Bid, président de Business Africa, affirme sa conviction que l'Afrique progresse. Il souligne le rôle essentiel du secteur privé comme moteur de croissance, capable de sortir les populations de la pauvreté, tandis que les gouvernements devraient se concentrer sur la facilitation des affaires.
John, PDG de la Kenya Investment Authority, souhaite relier les dynamiques urbaines rapides aux rêves des villages ruraux. Son ambition est de transformer les paroles en actes, considérant l'exécution comme le principal défi de l'Afrique. Il vise à connecter les investisseurs internationaux avec les opportunités locales, en se concentrant sur la création de valeur ajoutée plutôt que sur l'extraction.
Philip Gautier insiste sur l'importance des relations entre l'Afrique et la France, qu'il voit comme un partenariat entrepreneurial basé sur l'innovation et la croissance partagée, allant au-delà d'un simple concept diplomatique. Il décrit l'entrepreneur français en Afrique comme un partenaire partageant un ADN commun, une audace et une détermination à façonner l'avenir, tout en embrassant la réalité de destins entrelacés entre l'Afrique et l'Europe. Il appelle à co-investir, partager les risques et créer des partenariats complémentaires, en développant des chaînes de valeur partagées et en ayant un impact à long terme, comme le montrent les 530 000 emplois directs créés par les entreprises françaises en Afrique.
Bid ajoute que ce partenariat nécessite de résoudre quatre problèmes majeurs : l'accès aux marchés, notamment via la mise en œuvre de la Zone de libre-échange continentale africaine, l'accès au capital, la stabilité et la prévisibilité de l'environnement des affaires, et la nature des partenariats. Il souhaite des partenaires qui investissent pour transformer et fabriquer, et non seulement pour extraire les ressources.

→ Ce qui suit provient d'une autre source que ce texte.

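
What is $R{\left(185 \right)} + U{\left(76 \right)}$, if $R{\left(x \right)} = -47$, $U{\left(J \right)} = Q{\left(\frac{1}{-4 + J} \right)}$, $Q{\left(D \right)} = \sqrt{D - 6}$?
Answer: $-47 + \frac{i \sqrt{862}}{12} \approx -47.0 + 2.4467 i$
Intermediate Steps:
$Q{\left(D \right)} = \sqrt{-6 + D}$
$U{\left(J \right)} = \sqrt{-6 + \frac{1}{-4 + J}}$
$R{\left(185 \right)} + U{\left(76 \right)} = -47 + \sqrt{\frac{25 - 456}{-4 + 76}} = -47 + \sqrt{\frac{25 - 456}{72}} = -47 + \sqrt{\frac{1}{72} \left(-431\right)} = -47 + \sqrt{- \frac{431}{72}} = -47 + \frac{i \sqrt{862}}{12}$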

John met en évidence les thèmes globaux du climat et de la technologie. Il souligne que l'Afrique, avec son PIB combiné de 3 400 milliards de dollars et ses 740 millions de jeunes rejoignant la population active d'ici 2050, est le futur. Il affirme que la demande mondiale proviendra de l'Afrique et que les investisseurs recherchent désormais des partenaires fiables, la question climatique étant devenue un enjeu commercial.
L'appel à l'action est clair : faire avancer l'Afrique en plaçant le secteur privé au centre, en valorisant les jeunes entrepreneurs, en construisant des partenariats solides et en se concentrant sur l'exécution. John insiste sur la nécessité de bâtir pour les générations futures, d'abandonner les vieilles méthodes et d'attirer des capitaux patients, des technologies partagées et des partenariats de co-investissement, en se concentrant sur la valeur ajoutée et les chaînes d'approvisionnement locales.
Le message final est de construire un partenariat juste, équitable et mutuellement bénéfique, en allant au-delà de la logique de l'aide au développement pour des alliances économiques solides.